A Alemanha enfrenta um dos verões mais extremos de sua história recente, com cerca de 14 mil mortes atribuídas às altas temperaturas registradas desde abril. Segundo estimativa do Instituto Robert Koch, agência de saúde pública alemã, o número supera com larga margem o recorde anterior, de aproximadamente 8,9 mil mortes relacionadas ao calor, registrado em 2018.
A maior concentração de óbitos ocorreu entre 22 e 28 de junho, quando aproximadamente 9,6 mil mortes foram estimadas durante uma semana marcada por temperaturas superiores a 41°C em diferentes regiões do país. Pessoas com 75 anos ou mais foram as principais vítimas, devido à maior vulnerabilidade aos efeitos do calor extremo.
Verão marcado por temperaturas recordes
O número de mortes é calculado a partir de estimativas de mortalidade excedente. Isso ocorre porque o calor nem sempre aparece diretamente nos registros oficiais como causa do óbito.

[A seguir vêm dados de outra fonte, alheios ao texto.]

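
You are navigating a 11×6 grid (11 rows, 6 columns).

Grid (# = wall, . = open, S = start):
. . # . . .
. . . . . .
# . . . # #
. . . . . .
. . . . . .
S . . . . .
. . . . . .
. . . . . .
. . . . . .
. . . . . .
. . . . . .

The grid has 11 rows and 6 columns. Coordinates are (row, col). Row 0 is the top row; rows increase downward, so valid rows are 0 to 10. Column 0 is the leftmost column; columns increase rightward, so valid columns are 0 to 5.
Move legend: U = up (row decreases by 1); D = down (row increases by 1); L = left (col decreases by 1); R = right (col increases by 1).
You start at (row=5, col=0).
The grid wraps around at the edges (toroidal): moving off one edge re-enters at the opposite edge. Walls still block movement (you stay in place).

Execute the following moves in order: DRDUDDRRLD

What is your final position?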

Para chegar à estimativa, os pesquisadores comparam a quantidade de mortes observadas em determinado período com o número esperado de óbitos, considerando fatores como temperaturas registradas e padrões históricos de mortalidade.
A onda de calor que atingiu a Alemanha faz parte de um episódio extremo que afetou diversas regiões da Europa durante o verão de 2026. Outros países também registraram aumento significativo da mortalidade associado às altas temperaturas.

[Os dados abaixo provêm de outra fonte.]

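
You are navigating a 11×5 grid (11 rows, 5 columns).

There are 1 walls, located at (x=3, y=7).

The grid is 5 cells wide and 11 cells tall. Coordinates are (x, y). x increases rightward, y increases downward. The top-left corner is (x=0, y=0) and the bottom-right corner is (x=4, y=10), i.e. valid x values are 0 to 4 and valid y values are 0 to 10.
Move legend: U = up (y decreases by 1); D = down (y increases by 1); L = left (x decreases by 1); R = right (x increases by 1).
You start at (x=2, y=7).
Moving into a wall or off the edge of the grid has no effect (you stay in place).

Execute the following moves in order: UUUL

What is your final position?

Start: (x=2, y=7)
  U (up): (x=2, y=7) -> (x=2, y=6)
  U (up): (x=2, y=6) -> (x=2, y=5)
  U (up): (x=2, y=5) -> (x=2, y=4)
  L (left): (x=2, y=4) -> (x=1, y=4)
Final: (x=1, y=4)

Answer: Final position: (x=1, y=4)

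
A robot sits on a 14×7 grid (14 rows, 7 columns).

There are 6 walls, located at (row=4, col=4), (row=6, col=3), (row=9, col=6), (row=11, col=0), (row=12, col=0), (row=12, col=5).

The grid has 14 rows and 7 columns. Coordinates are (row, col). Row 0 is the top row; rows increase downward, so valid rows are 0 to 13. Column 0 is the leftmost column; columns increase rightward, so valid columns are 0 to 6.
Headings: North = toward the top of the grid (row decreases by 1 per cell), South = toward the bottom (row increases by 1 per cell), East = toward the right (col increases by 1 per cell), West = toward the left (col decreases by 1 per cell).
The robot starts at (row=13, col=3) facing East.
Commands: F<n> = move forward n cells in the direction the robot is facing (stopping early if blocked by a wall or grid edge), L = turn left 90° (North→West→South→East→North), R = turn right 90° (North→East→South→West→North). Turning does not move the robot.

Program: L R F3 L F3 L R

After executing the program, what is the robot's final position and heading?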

Na Espanha, por exemplo, milhares de mortes foram relacionadas ao calor desde o início de junho.
Idosos estão entre os mais vulneráveis
A elevada mortalidade registrada na Alemanha chama atenção para os riscos provocados por períodos prolongados de temperaturas extremas, principalmente entre idosos e pessoas com condições de saúde preexistentes.

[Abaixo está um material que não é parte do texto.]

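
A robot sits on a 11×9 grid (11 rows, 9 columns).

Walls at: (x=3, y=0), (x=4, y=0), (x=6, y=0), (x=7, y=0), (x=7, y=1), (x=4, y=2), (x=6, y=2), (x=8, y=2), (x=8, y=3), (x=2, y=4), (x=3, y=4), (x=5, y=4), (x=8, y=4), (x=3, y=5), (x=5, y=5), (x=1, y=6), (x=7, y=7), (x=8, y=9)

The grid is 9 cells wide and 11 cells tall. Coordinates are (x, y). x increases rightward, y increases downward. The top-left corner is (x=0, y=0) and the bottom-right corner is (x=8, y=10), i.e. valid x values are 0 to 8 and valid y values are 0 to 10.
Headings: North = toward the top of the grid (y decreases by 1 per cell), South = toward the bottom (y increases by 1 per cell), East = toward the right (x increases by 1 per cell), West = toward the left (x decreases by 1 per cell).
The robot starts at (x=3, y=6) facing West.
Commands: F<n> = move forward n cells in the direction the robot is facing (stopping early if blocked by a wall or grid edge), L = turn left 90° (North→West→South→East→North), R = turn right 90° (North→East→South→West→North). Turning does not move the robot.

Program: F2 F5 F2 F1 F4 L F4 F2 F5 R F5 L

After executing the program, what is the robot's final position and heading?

Start: (x=3, y=6), facing West
  F2: move forward 1/2 (blocked), now at (x=2, y=6)
  F5: move forward 0/5 (blocked), now at (x=2, y=6)
  F2: move forward 0/2 (blocked), now at (x=2, y=6)
  F1: move forward 0/1 (blocked), now at (x=2, y=6)
  F4: move forward 0/4 (blocked), now at (x=2, y=6)
  L: turn left, now facing South
  F4: move forward 4, now at (x=2, y=10)
  F2: move forward 0/2 (blocked), now at (x=2, y=10)
  F5: move forward 0/5 (blocked), now at (x=2, y=10)
  R: turn right, now facing West
  F5: move forward 2/5 (blocked), now at (x=0, y=10)
  L: turn left, now facing South
Final: (x=0, y=10), facing South

Answer: Final position: (x=0, y=10), facing South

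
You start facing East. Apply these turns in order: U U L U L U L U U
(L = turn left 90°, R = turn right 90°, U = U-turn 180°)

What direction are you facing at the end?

Answer: Final heading: South

Derivation:
Start: East
  U (U-turn (180°)) -> West
  U (U-turn (180°)) -> East
  L (left (90° counter-clockwise)) -> North
  U (U-turn (180°)) -> South
  L (left (90° counter-clockwise)) -> East
  U (U-turn (180°)) -> West
  L (left (90° counter-clockwise)) -> South
  U (U-turn (180°)) -> North
  U (U-turn (180°)) -> South
Final: South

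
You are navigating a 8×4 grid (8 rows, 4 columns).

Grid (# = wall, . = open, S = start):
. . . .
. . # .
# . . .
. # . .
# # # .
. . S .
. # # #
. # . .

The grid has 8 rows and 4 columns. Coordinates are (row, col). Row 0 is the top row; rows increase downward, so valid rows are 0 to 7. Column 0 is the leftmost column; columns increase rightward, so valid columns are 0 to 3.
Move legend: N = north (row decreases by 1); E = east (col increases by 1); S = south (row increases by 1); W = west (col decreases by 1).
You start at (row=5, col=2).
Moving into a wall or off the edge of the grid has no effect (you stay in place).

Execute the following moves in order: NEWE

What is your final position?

Answer: Final position: (row=5, col=3)

Derivation:
Start: (row=5, col=2)
  N (north): blocked, stay at (row=5, col=2)
  E (east): (row=5, col=2) -> (row=5, col=3)
  W (west): (row=5, col=3) -> (row=5, col=2)
  E (east): (row=5, col=2) -> (row=5, col=3)
Final: (row=5, col=3)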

O calor intenso pode aumentar o risco de desidratação, problemas cardiovasculares e outras complicações, além de pressionar os sistemas de saúde durante os períodos de maior temperatura.
A concentração de mortes entre pessoas com 75 anos ou mais reforça a necessidade de medidas específicas de proteção para essa parcela da população durante ondas de calor.
Mudanças climáticas ampliam preocupação
Especialistas e autoridades vêm relacionando a maior frequência e intensidade das ondas de calor às mudanças climáticas provocadas pela atividade humana.
A sucessão de eventos extremos registrada nos últimos anos tem aumentado a preocupação com a capacidade das cidades de proteger a população diante do avanço das temperaturas.
Entre as medidas apontadas como necessárias estão a adaptação da infraestrutura urbana, a criação de estratégias de alerta e atendimento à população vulnerável e o reforço das ações de prevenção durante períodos de calor extremo.
O cenário registrado na Alemanha evidencia os impactos que temperaturas excepcionalmente elevadas podem provocar sobre a saúde pública e amplia o debate sobre a preparação dos países europeus para eventos climáticos cada vez mais intensos.
Nota de transparência: Esta reportagem foi produzida com o auxílio de inteligência artificial para organização e aprimoramento do texto, passando por revisão, checagem e edição humana antes de sua publicação.